Summary of ECG cardiac infarction and ischemia
Transcript for ECG cardiac infarction and ischemia
ECG cardiac infarction and ischemia
An electrocardiogram is also known as an ECG; the Dutch and German version of the word, elektrokardiogram, is shortened to EKG. It is a tool used to visualize, or “gram,” the electricity, or “electro,” that flows through the heart, or “cardio.” Specifically, an ECG tracing shows how the depolarization wave, which is a wave of positive charge, moves during each heartbeat, by providing the perspectives of different sets of electrodes. This particular set of electrodes is called lead II; one electrode is placed on the right arm and the other on the left leg. Essentially, when the wave’s moving toward the left leg electrode, you get a positive deflection. This big, positive deflection corresponds to the wave moving down the septum. To read an ECG, there are a few key elements to keep in mind; one is to figure out if part of the heart is suffering from ischemia or has undergone an infarction.
The term ischemia means that blood flow to tissue has decreased, which results in hypoxia, or insufficient oxygen in the tissue. Infarction goes one step further, because it means that blood flow has been completely cut off, which results in necrosis, or cellular death. This typically happens if blood flow has been cut off for about 20 minutes.
In the heart, ischemia and infarction can be transmural, affecting the entire thickness of the myocardium, or subendocardial, affecting just the innermost part of the myocardium, the part just beneath the endocardium. Out of the four chambers of the heart, the ECG is most sensitive to transmural and subendocardial ischemia or infarction in the left ventricle because that’s the chamber with the thickest walls; in other words, it has the most cardiac tissue.
All right, let’s start with subendocardial ischemia. This might happen when there’s incomplete blockage, let’s say 70%, in a coronary artery. In this situation, there’s enough blood flowing through to meet the demand of the myocardium when the person is at rest, but during exercise, there’s not enough to meet the increased demand of the myocardium. Therefore, the subendocardial tissue becomes ischemic because it’s the last bit of tissue to receive blood from the tiny branches of the coronary arteries as they make their way through the ventricular wall, from outside to inside. This condition is called stable angina, because there’s ischemia that causes chest pain with exercise, and the pain disappears with rest.
When there’s subendocardial ischemia in a region, it causes ST depressions in the corresponding lead on the ECG. An ST depression describes when the J-point, which is where the QRS complex meets the ST segment, goes down by at least 0.5mm or ½ of a small box. The ST depression can be upward sloping, downward sloping, or horizontal. In subendocardial ischemia, ST depressions are usually widespread, and often affect leads I, II, and V4 to V6. With such widespread involvement, it’s difficult to determine which coronary artery caused the ST depression. As a side note, if the ST segment is depressed and curved, it may be due to the “digitalis effect,” which happens when the patient takes the medication digoxin, rather than being due to subendocardial ischemia.
Next, there’s transmural ischemia. When a coronary artery is narrowed from an atherosclerotic plaque buildup over time, there are two parts to the plaque: a hard fibrous cap and the soft cheese-like interior. As blood flows past the plaque, the fibrous cap can sometimes rip. That cheesy interior is considered thrombogenic, meaning that blood clots form on it very quickly; these can quickly stop blood flow! This means that none of that wall gets adequate blood flow. It happens during unstable angina or during a non-ST elevation myocardial infarction, or NSTEMI for short. The key difference is that in an NSTEMI, the ischemia is so severe that damaged heart cells leak out certain enzymes, such as troponin and CK-MB.

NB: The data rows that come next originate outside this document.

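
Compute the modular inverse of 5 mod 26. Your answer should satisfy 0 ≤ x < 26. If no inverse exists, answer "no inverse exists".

Apply the Euclidean algorithm to 26 and 5:
26 = 5×5 + 1
5 = 5×1 + 0
Since gcd(5, 26) = 1, back-substitute to write 1 as a combination:
1 = 26 − 5·5
Hence 5⁻¹ ≡ -5 ≡ 21 (mod 26).

21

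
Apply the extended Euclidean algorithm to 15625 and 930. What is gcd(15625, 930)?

5

Repeated division:
15625 = 16·930 + 745
930 = 1·745 + 185
745 = 4·185 + 5
185 = 37·5 + 0
gcd(15625, 930) = 5.
Express as a combination:
5 = 745 − 4·185
5 = −4·930 + 5·745
5 = 5·15625 − 84·930
So 5 = (5)·15625 + (-84)·930.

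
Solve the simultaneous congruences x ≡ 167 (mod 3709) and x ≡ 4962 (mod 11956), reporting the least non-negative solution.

Write x = 167 + 3709·k. Then 3709·k ≡ 4962 − 167 ≡ 4795 (mod 11956).
Need 3709⁻¹ mod 11956. Extended Euclid on (11956, 3709):
11956 = 3*3709 + 829
3709 = 4*829 + 393
829 = 2*393 + 43
393 = 9*43 + 6
43 = 7*6 + 1
6 = 6*1 + 0
Back-substitute:
1 = 43 − 7·6
1 = −7·393 + 64·43
1 = 64·829 − 135·393
1 = −135·3709 + 604·829
1 = 604·11956 − 1947·3709
3709⁻¹ ≡ 10009 (mod 11956), so k ≡ 10009·4795 ≡ 1771 (mod 11956).
x = 167 + 3709·1771 = 6568806.

6568806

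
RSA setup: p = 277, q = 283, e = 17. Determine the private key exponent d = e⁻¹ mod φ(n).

64097

φ(n) = (p−1)(q−1) = 276·282 = 77832.
Need d with 17·d ≡ 1 (mod 77832). Apply the extended Euclidean algorithm:
77832 = 4578·17 + 6
17 = 2·6 + 5
6 = 1·5 + 1
5 = 5·1 + 0
Back-substitute:
1 = 6 − 5
1 = −17 + 3·6
1 = 3·77832 − 13735·17
So 17·(-13735) ≡ 1 (mod 77832), hence d ≡ -13735 ≡ 64097 (mod 77832).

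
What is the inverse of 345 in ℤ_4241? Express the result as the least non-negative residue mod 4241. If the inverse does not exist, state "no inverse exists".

Apply the Euclidean algorithm to 4241 and 345:
4241 = 12·345 + 101
345 = 3·101 + 42
101 = 2·42 + 17
42 = 2·17 + 8
17 = 2·8 + 1
8 = 8·1 + 0
gcd = 1, so the inverse exists. Back-substitute:
1 = 17 − 2·8
1 = −2·42 + 5·17
1 = 5·101 − 12·42
1 = −12·345 + 41·101
1 = 41·4241 − 504·345
Thus 345·(-504) ≡ 1 (mod 4241); reducing, -504 mod 4241 = 3737.

3737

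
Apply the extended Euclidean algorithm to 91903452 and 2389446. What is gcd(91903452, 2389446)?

Apply Euclid's algorithm to 91903452 and 2389446:
91903452 = 38*2389446 + 1104504
2389446 = 2*1104504 + 180438
1104504 = 6*180438 + 21876
180438 = 8*21876 + 5430
21876 = 4*5430 + 156
5430 = 34*156 + 126
156 = 1*126 + 30
126 = 4*30 + 6
30 = 5*6 + 0
gcd(91903452, 2389446) = 6.
Back-substituting:
6 = 126 − 4·30
6 = −4·156 + 5·126
6 = 5·5430 − 174·156
6 = −174·21876 + 701·5430
6 = 701·180438 − 5782·21876
6 = −5782·1104504 + 35393·180438
6 = 35393·2389446 − 76568·1104504
6 = −76568·91903452 + 2944977·2389446
So 6 = (-76568)·91903452 + (2944977)·2389446.

6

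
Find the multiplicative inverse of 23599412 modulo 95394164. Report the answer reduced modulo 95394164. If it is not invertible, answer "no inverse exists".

no inverse exists

Euclidean algorithm on 95394164, 23599412:
95394164 = 4*23599412 + 996516
23599412 = 23*996516 + 679544
996516 = 1*679544 + 316972
679544 = 2*316972 + 45600
316972 = 6*45600 + 43372
45600 = 1*43372 + 2228
43372 = 19*2228 + 1040
2228 = 2*1040 + 148
1040 = 7*148 + 4
148 = 37*4 + 0
Since gcd = 4 > 1, 23599412 is not a unit mod 95394164.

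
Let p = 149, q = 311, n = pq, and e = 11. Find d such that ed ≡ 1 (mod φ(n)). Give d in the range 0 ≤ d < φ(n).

φ(n) = (p−1)(q−1) = 148·310 = 45880.
Need d with 11·d ≡ 1 (mod 45880). Apply the extended Euclidean algorithm:
45880 = 4170×11 + 10
11 = 1×10 + 1
10 = 10×1 + 0
Back-substitute:
1 = 11 − 10
1 = −45880 + 4171·11
So 11·4171 ≡ 1 (mod 45880), hence d = 4171.

4171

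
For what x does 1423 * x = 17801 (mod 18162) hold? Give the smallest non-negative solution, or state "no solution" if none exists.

11627

First find gcd(1423, 18162):
18162 = 12·1423 + 1086
1423 = 1·1086 + 337
1086 = 3·337 + 75
337 = 4·75 + 37
75 = 2·37 + 1
37 = 37·1 + 0
gcd = 1, so a unique solution mod 18162 exists.
Back-substitute for the Bézout coefficients:
1 = 75 − 2·37
1 = −2·337 + 9·75
1 = 9·1086 − 29·337
1 = −29·1423 + 38·1086
1 = 38·18162 − 485·1423
So 1423·(-485) ≡ 1 (mod 18162), giving 1423⁻¹ ≡ 17677.
x ≡ 1423⁻¹·17801 ≡ 17677·17801 ≡ 11627 (mod 18162).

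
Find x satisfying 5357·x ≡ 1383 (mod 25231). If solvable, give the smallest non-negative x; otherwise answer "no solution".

2586

First find gcd(5357, 25231):
25231 = 4*5357 + 3803
5357 = 1*3803 + 1554
3803 = 2*1554 + 695
1554 = 2*695 + 164
695 = 4*164 + 39
164 = 4*39 + 8
39 = 4*8 + 7
8 = 1*7 + 1
7 = 7*1 + 0
gcd = 1, so a unique solution mod 25231 exists.
Back-substitute for the Bézout coefficients:
1 = 8 − 7
1 = −39 + 5·8
1 = 5·164 − 21·39
1 = −21·695 + 89·164
1 = 89·1554 − 199·695
1 = −199·3803 + 487·1554
1 = 487·5357 − 686·3803
1 = −686·25231 + 3231·5357
So 5357·(3231) ≡ 1 (mod 25231), giving 5357⁻¹ ≡ 3231.
x ≡ 5357⁻¹·1383 ≡ 3231·1383 ≡ 2586 (mod 25231).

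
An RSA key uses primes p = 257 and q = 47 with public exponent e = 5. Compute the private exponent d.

9421

φ(n) = (p−1)(q−1) = 256·46 = 11776.
Need d with 5·d ≡ 1 (mod 11776). Apply the extended Euclidean algorithm:
11776 = 2355×5 + 1
5 = 5×1 + 0
Back-substitute:
1 = 11776 − 2355·5
So 5·(-2355) ≡ 1 (mod 11776), hence d ≡ -2355 ≡ 9421 (mod 11776).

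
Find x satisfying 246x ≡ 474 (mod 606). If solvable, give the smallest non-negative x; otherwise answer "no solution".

First find gcd(246, 606):
606 = 2×246 + 114
246 = 2×114 + 18
114 = 6×18 + 6
18 = 3×6 + 0
gcd = 6 and 6 | 474, so solutions exist. Divide through by 6: 41x ≡ 79 (mod 101).
Now find 41⁻¹ mod 101:
101 = 2·41 + 19
41 = 2·19 + 3
19 = 6·3 + 1
3 = 3·1 + 0
Back-substitute:
1 = 19 − 6·3
1 = −6·41 + 13·19
1 = 13·101 − 32·41
So 41·(-32) ≡ 1 (mod 101), i.e. 41⁻¹ ≡ 69.
Then x ≡ 69·79 ≡ 98 (mod 101); the smallest non-negative solution is x = 98.

98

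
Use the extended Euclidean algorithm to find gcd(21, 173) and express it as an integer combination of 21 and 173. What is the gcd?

Apply Euclid's algorithm to 173 and 21:
173 = 8·21 + 5
21 = 4·5 + 1
5 = 5·1 + 0
gcd(21, 173) = 1.
Back-substituting:
1 = 21 − 4·5
1 = −4·173 + 33·21
So 1 = (-4)·173 + (33)·21.

1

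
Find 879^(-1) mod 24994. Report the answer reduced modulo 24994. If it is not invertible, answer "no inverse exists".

18909

Run Euclid on (24994, 879):
24994 = 28*879 + 382
879 = 2*382 + 115
382 = 3*115 + 37
115 = 3*37 + 4
37 = 9*4 + 1
4 = 4*1 + 0
gcd = 1, so the inverse exists. Back-substitute:
1 = 37 − 9·4
1 = −9·115 + 28·37
1 = 28·382 − 93·115
1 = −93·879 + 214·382
1 = 214·24994 − 6085·879
Hence 879⁻¹ ≡ -6085 ≡ 18909 (mod 24994).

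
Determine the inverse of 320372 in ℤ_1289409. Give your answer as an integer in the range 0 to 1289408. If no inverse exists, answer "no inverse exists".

979469

Run Euclid on (1289409, 320372):
1289409 = 4×320372 + 7921
320372 = 40×7921 + 3532
7921 = 2×3532 + 857
3532 = 4×857 + 104
857 = 8×104 + 25
104 = 4×25 + 4
25 = 6×4 + 1
4 = 4×1 + 0
Since gcd(320372, 1289409) = 1, back-substitute to write 1 as a combination:
1 = 25 − 6·4
1 = −6·104 + 25·25
1 = 25·857 − 206·104
1 = −206·3532 + 849·857
1 = 849·7921 − 1904·3532
1 = −1904·320372 + 77009·7921
1 = 77009·1289409 − 309940·320372
Hence 320372⁻¹ ≡ -309940 ≡ 979469 (mod 1289409).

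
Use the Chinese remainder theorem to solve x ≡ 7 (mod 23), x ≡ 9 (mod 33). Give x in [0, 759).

306

Write x = 7 + 23·k. Then 23·k ≡ 9 − 7 ≡ 2 (mod 33).
Need 23⁻¹ mod 33. Extended Euclid on (33, 23):
33 = 1·23 + 10
23 = 2·10 + 3
10 = 3·3 + 1
3 = 3·1 + 0
Back-substitute:
1 = 10 − 3·3
1 = −3·23 + 7·10
1 = 7·33 − 10·23
23⁻¹ ≡ 23 (mod 33), so k ≡ 23·2 ≡ 13 (mod 33).
x = 7 + 23·13 = 306.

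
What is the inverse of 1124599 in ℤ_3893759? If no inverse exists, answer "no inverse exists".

3468492

Apply the Euclidean algorithm to 3893759 and 1124599:
3893759 = 3·1124599 + 519962
1124599 = 2·519962 + 84675
519962 = 6·84675 + 11912
84675 = 7·11912 + 1291
11912 = 9·1291 + 293
1291 = 4·293 + 119
293 = 2·119 + 55
119 = 2·55 + 9
55 = 6·9 + 1
9 = 9·1 + 0
Since gcd(1124599, 3893759) = 1, back-substitute to write 1 as a combination:
1 = 55 − 6·9
1 = −6·119 + 13·55
1 = 13·293 − 32·119
1 = −32·1291 + 141·293
1 = 141·11912 − 1301·1291
1 = −1301·84675 + 9248·11912
1 = 9248·519962 − 56789·84675
1 = −56789·1124599 + 122826·519962
1 = 122826·3893759 − 425267·1124599
Hence 1124599⁻¹ ≡ -425267 ≡ 3468492 (mod 3893759).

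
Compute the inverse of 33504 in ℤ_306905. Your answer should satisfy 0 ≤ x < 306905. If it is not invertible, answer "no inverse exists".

Apply the Euclidean algorithm to 306905 and 33504:
306905 = 9×33504 + 5369
33504 = 6×5369 + 1290
5369 = 4×1290 + 209
1290 = 6×209 + 36
209 = 5×36 + 29
36 = 1×29 + 7
29 = 4×7 + 1
7 = 7×1 + 0
The gcd is 1. Working backward:
1 = 29 − 4·7
1 = −4·36 + 5·29
1 = 5·209 − 29·36
1 = −29·1290 + 179·209
1 = 179·5369 − 745·1290
1 = −745·33504 + 4649·5369
1 = 4649·306905 − 42586·33504
So 33504·(-42586) ≡ 1 (mod 306905), and -42586 ≡ 264319 (mod 306905).

264319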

On an ECG, both unstable angina and NSTEMI’s may show ST depressions and T wave inversions. These ST depressions look similar to the ones in subendocardial ischemia. The T wave inversions are usually symmetrical, and are at least 1 mm, or 1 little box deep. They are most noticeable in the chest leads, but can also appear in the limb leads. They also have to occur in at least two contiguous leads. For example, lead V2 and V3 are contiguous, but leads V3 and V5 are not contiguous. They also occur with a dominant R wave, which means that the R wave has a higher amplitude than the S wave. Now, it turns out that a little bit of T wave inversion can be normal in in leads III, aVR, and V1, but any sign of T wave inversion in leads V2 to V6 is abnormal.
Next, let’s look at subendocardial infarction. If the coronary artery remains blocked for around 20 minutes, the subendocardial cells begin to die, which results in necrosis. Just like in subendocardial and transmural ischemia, there’s ST depression. Given that there’s necrosis, we’d expect there to be leakage of troponins and CK-MB, so this would be an infarction without ST elevation, an NSTEMI, which can again show ST depression and T wave inversion.